Вдохновило, или, вернее, глубоко поразило Толстого, наверное, указанное Софьей Андреевной несоответствие личности музыканта и чарующей силы его мастерства.

Как часто подлинная душа художника не совпадает с тем впечатлением о ней, которое мы выносим из общения с его произведением. Словно бы у него две души и существуют они в разных плоскостях. Эти две плоскости существования художника и человека Толстой не мог не чувствовать и в самом себе.

В рабочей записной книжке Толстого есть фраза Позднышева, формулирующая мысль рассказа: «Я рад, что убил, я хоть полюбил ее... Только теперь я понял, как неизбежно было ее падение от средств мерзавца. Со мной или с другим — все равно» (27, 580). Падение ее было неизбежно по «свинству» жизни, в которой она выросла, по «свинству» мужа и по тому жизнечувствованию, которое она, благодаря другим обстоятельствам, усвоила к тридцати годам. Но непосредственная движущая сила, совершившая ее падение,— «средства мерзавца», т. е. музыка Бетховена в его исполнении.

Трухачевский играл превосходно и в музыке у него был «тонкий, благородный вкус, совсем не свойственный его характеру» (27, 54). Она же была женщиной весьма впечатлительной, так что сближение между ними, особенно при совместной игре, стало неизбежным.

Когда они начали играть, с ней, Лизой, как и с Трухачевским, «сделалось» что-то, от чего она словно одухотворилась, обрела внутреннюю значительность, строгость духа.

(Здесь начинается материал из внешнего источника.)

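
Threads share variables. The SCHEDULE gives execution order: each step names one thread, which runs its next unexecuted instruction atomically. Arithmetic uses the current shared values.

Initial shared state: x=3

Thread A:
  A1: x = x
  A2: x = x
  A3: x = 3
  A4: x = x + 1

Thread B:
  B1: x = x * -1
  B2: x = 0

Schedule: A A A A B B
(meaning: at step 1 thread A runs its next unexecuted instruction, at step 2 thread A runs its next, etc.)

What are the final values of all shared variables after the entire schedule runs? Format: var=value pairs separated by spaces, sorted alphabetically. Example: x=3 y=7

Answer: x=0

Derivation:
Step 1: thread A executes A1 (x = x). Shared: x=3. PCs: A@1 B@0
Step 2: thread A executes A2 (x = x). Shared: x=3. PCs: A@2 B@0
Step 3: thread A executes A3 (x = 3). Shared: x=3. PCs: A@3 B@0
Step 4: thread A executes A4 (x = x + 1). Shared: x=4. PCs: A@4 B@0
Step 5: thread B executes B1 (x = x * -1). Shared: x=-4. PCs: A@4 B@1
Step 6: thread B executes B2 (x = 0). Shared: x=0. PCs: A@4 B@2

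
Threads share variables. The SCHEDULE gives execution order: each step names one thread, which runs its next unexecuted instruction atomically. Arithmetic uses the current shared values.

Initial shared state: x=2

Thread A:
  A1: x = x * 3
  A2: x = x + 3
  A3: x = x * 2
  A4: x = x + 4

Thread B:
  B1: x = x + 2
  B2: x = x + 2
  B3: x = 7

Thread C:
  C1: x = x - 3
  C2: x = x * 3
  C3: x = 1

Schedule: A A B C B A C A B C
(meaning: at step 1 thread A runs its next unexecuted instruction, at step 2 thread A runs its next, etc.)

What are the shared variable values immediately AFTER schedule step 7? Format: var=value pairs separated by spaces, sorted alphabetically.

Answer: x=60

Derivation:
Step 1: thread A executes A1 (x = x * 3). Shared: x=6. PCs: A@1 B@0 C@0
Step 2: thread A executes A2 (x = x + 3). Shared: x=9. PCs: A@2 B@0 C@0
Step 3: thread B executes B1 (x = x + 2). Shared: x=11. PCs: A@2 B@1 C@0
Step 4: thread C executes C1 (x = x - 3). Shared: x=8. PCs: A@2 B@1 C@1
Step 5: thread B executes B2 (x = x + 2). Shared: x=10. PCs: A@2 B@2 C@1
Step 6: thread A executes A3 (x = x * 2). Shared: x=20. PCs: A@3 B@2 C@1
Step 7: thread C executes C2 (x = x * 3). Shared: x=60. PCs: A@3 B@2 C@2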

И сам Позднышев под влиянием музыки как бы переродился. Его состояние Толстой описывает теми же словами, какими он описывал состояние князя Андрея на поле Аустерлица и после Бородинского сражения, какими он вообще описывал действительное откровение, проникновение духа в душу. Различие лишь в едва приметных оговорках, в словах, вкрапленных в текст — «как будто», «казалось мне».

«На меня, по крайней мере,— вспоминал Позднышев,— вещь эта подействовала ужасно; мне как будто открылись совсем новые, казалось мне, чувства, новые возможности, о которых я не знал до сих пор. Да вот как, совсем не так, как я прежде думал и жил, а вот как, как будто говорилось мне в душе. Что такое было то новое, что я узнал, я не мог себе дать отчета, но сознание этого нового состояния было очень радостно» (27, 62).

Позднышев не мог дать себе отчет в том, что же с ним действительно происходит, он понял только — музыка в некоторых случаях не может «не действовать губительно». Она действовала на него «ужасно». Ужас был в том, что радость испытываемого им нового состояния обманывала его, его «душевное» зрение. «Все те же лица, и в том числе и жена и он (Трухачевский.— И. М.) представлялись совсем в другом свете» (27, 62). И представлялись, заметьте, не от действительного превращения в них, а от его, Позднышева, собственного состояния, его собственного «как бы откровения». Действительное одухотворение возносит душу,— и главное,— подвигает ее на сближение с чем-то подлинно духовным. То же, что «сделалось» с женою Позднышева, вызвало обратное действие: душевное сближение с ничтожным, «дрянным человечком», любовная связь с которым без этого действия музыки была бы для нее невозможной.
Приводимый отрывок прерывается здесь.